9 Easy Ways to Beat Winter Weight Gain

25 April 2016

I get it! There is nothing better than comfort food in winter. That feeling of indulging in your favourite warming comforts on those chilly evenings is so utterly satisfying! But as we know, too much of anything is never a good idea! So before you go into hibernation mode and dive head first into all the heavy winter food, let’s work towards keeping things balanced and healthy. Instead of putting yourself in a position of having to “shed the winter weight”, rather, let’s work towards not putting it on at all!

First and foremost, the key lies in prevention. One of the main reasons we gain weight during winter is that we move less. That, coupled with an intake of heavier food compared to the salads and fruit-based meals we enjoy in summer, explains the trend towards weight gain. Maintaining your regular training schedule is crucial. If you cannot drag yourself out of bed for early-morning workouts, move your morning sessions to the afternoon or evening, or link in with a regular personal trainer or friend to train to give you some accountability.

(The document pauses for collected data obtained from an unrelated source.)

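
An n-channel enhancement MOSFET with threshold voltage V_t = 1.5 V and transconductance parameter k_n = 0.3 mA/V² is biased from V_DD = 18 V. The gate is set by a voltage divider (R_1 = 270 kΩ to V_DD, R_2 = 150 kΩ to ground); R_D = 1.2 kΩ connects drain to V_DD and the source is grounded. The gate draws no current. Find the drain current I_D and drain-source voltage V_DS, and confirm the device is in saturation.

V_G = V_DD·R_2/(R_1+R_2) = 18×150/420 = 6.43 V. With the source grounded, V_GS = V_G = 6.43 V.
Assume saturation: I_D = (k_n/2)(V_GS − V_t)² = (0.3/2)×(6.43 − 1.5)² = 0.15×4.93² = 3.64 mA.
V_DS = V_DD − I_D·R_D = 18 − 3.64×1.2 = 13.6 V.
Saturation requires V_DS ≥ V_GS − V_t = 4.93 V; 13.6 ≥ 4.93 ✓.

I_D ≈ 3.6 mA, V_DS ≈ 14 V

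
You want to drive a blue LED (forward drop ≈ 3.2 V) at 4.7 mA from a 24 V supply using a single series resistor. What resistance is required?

The resistor drops V_S − V_D = 24 − 3.2 = 20.8 V at 4.7 mA.
R = 20.8 V / 4.7 mA = 4.43 kΩ.

R ≈ 4.4 kΩ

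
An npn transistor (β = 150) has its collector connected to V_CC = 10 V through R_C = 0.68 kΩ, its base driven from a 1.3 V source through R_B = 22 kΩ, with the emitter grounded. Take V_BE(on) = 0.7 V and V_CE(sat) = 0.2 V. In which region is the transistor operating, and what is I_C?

Assume active. Base-emitter loop: I_B = (V_BB − V_BE)/R_B = (1.3 − 0.7)/22 = 0.0273 mA.
I_C = β·I_B = 150×0.0273 = 4.09 mA.
V_CE = V_CC − I_C·R_C = 10 − 4.09×0.68 = 7.22 V > V_CE(sat), so the active-region assumption holds.

active; I_C ≈ 4.1 mA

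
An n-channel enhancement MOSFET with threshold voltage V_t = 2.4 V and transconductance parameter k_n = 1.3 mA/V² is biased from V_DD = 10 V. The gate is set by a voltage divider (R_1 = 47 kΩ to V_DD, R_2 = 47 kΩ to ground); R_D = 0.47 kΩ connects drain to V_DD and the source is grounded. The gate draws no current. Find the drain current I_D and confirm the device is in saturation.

I_D ≈ 4.4 mA

V_G = V_DD·R_2/(R_1+R_2) = 10×47/94 = 5 V. With the source grounded, V_GS = V_G = 5 V.
Assume saturation: I_D = (k_n/2)(V_GS − V_t)² = (1.3/2)×(5 − 2.4)² = 0.65×2.6² = 4.39 mA.
V_DS = V_DD − I_D·R_D = 10 − 4.39×0.47 = 7.93 V.
Saturation requires V_DS ≥ V_GS − V_t = 2.6 V; 7.93 ≥ 2.6 ✓.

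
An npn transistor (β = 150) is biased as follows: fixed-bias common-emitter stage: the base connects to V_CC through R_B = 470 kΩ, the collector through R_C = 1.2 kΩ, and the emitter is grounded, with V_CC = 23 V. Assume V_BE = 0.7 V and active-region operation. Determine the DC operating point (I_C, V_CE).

Base loop: V_CC = I_B·R_B + V_BE, so I_B = (23 − 0.7)/470 kΩ = 0.0474 mA.
In the active region I_C = β·I_B = 150 × 0.0474 = 7.12 mA.
Collector loop: V_CE = V_CC − I_C·R_C = 23 − 7.12×1.2 = 14.5 V.
Since V_CE = 14.5 V > V_CE(sat) ≈ 0.2 V, the transistor is in the active region as assumed.

I_C ≈ 7.1 mA, V_CE ≈ 14 V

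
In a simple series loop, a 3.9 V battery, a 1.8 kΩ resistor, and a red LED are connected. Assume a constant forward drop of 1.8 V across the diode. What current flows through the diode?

KVL around the loop: 3.9 = V_D + I·R = 1.8 + I × 1.8 kΩ.
So I = (3.9 − 1.8) / 1.8 kΩ = 2.1 / 1.8 = 1.17 mA.

I ≈ 1.2 mA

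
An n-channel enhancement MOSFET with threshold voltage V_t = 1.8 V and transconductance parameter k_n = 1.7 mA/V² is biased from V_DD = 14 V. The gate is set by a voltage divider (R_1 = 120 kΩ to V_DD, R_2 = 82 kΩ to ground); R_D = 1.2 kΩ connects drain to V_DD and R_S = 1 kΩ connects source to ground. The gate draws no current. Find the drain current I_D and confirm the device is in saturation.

I_D ≈ 2.3 mA

V_G = V_DD·R_2/(R_1+R_2) = 14×82/202 = 5.68 V.
Assume saturation: I_D = (k_n/2)(V_GS − V_t)² with V_GS = V_G − I_D·R_S = 5.68 − 1·I_D.
Substituting gives 0.85·I_D² − 7.6·I_D + 12.8 = 0, with roots I_D = 2.25 or 6.69 mA.
The root I_D = 6.69 mA gives V_GS = -1.01 V ≤ V_t, so take I_D = 2.25 mA.
Then V_GS = 3.43 V and V_DS = V_DD − I_D(R_D+R_S) = 14 − 2.25×2.2 = 9.04 V.
Saturation requires V_DS ≥ V_GS − V_t = 1.63 V; 9.04 ≥ 1.63 ✓.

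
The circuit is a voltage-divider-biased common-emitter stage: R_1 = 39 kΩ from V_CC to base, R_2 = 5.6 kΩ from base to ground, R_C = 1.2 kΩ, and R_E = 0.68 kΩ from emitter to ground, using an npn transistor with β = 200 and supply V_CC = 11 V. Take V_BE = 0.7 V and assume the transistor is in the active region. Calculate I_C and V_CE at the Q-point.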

Getting some sunlight is vital to optimise your mood on shorter days, so a brief lunchtime walk can work wonders for both energy levels and weight. Your body might be more covered up in winter but this does not mean you have an excuse to overeat. Limit fatty treats such as puddings, quiches, pies and chocolate to just once or twice a week.

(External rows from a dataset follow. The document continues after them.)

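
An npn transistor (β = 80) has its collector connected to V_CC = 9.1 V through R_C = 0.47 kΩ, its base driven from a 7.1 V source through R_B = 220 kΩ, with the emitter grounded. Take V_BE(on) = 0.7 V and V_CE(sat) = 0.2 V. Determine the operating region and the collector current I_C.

Assume active. Base-emitter loop: I_B = (V_BB − V_BE)/R_B = (7.1 − 0.7)/220 = 0.0291 mA.
I_C = β·I_B = 80×0.0291 = 2.33 mA.
V_CE = V_CC − I_C·R_C = 9.1 − 2.33×0.47 = 8.01 V > V_CE(sat), so the active-region assumption holds.

active; I_C ≈ 2.3 mA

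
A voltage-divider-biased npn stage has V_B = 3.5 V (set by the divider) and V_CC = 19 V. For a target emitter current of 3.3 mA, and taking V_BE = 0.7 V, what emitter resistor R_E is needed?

V_E = V_B − V_BE = 3.5 − 0.7 = 2.8 V.
R_E = V_E / I_E = 2.8 / 3.3 = 0.848 kΩ.

R_E ≈ 0.85 kΩ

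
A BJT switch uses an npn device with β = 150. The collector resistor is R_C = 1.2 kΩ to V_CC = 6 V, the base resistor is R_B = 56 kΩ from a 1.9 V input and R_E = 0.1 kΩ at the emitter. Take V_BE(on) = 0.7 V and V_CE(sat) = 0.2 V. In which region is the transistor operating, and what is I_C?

active; I_C ≈ 2.5 mA

Assume active. Base-emitter loop: I_B = (V_BB − V_BE)/(R_B + (β+1)R_E) = (1.9 − 0.7)/(56 + 151×0.1) = 0.0169 mA.
I_C = β·I_B = 150×0.0169 = 2.53 mA.
V_CE = V_CC − I_C·R_C − I_E·R_E = 6 − 2.53×1.2 − 2.55×0.1 = 2.71 V > V_CE(sat), so the active-region assumption holds.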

Bulk your meals up with lots of filling vegetables and remember your low-kilojoule, warming treats such as low-fat hot chocolate drinks, soups, baked apples, mountain bread pizzas and diet desserts. Another trick you can try is to add a vegetable-based soup to your evening meal. Studies have shown that individuals eat up to 20 per cent less in a meal when they have had a soup first. Add bulk with barley and lentils to help keep you fuller for longer.

Most importantly, do not give yourself psychological permission to gain weight during the cooler months. Many of us use winter as an excuse to bunker down, skip the gym and eat heavy foods: things we never do when our bodies are on display each day. Take your measurements now, and repeat them each week to make sure that the weight is not creeping on. And remember, weight is much harder to take off than it is to put on.

Beating the Winter bulge can be easy, just keep yourself in check by following the guidelines below:

Enjoy filling, low-kilojoule rolled oats for breakfast, or scrambled eggs and avocado

Enjoy a plain tomato or vegetable soup before dinner.

Exercise in the evening instead of the morning if you find it tough to get up early when it’s still dark out

Do not stop doing your regular exercise routine.

Bulk up dinners with vegetables.

Choose almond milk hot-drink options and use stevia / xylitol to sweeten

Keep most of your hot drinks to herbal teas – preferably drink unsweetened

Drink two to three green teas a day.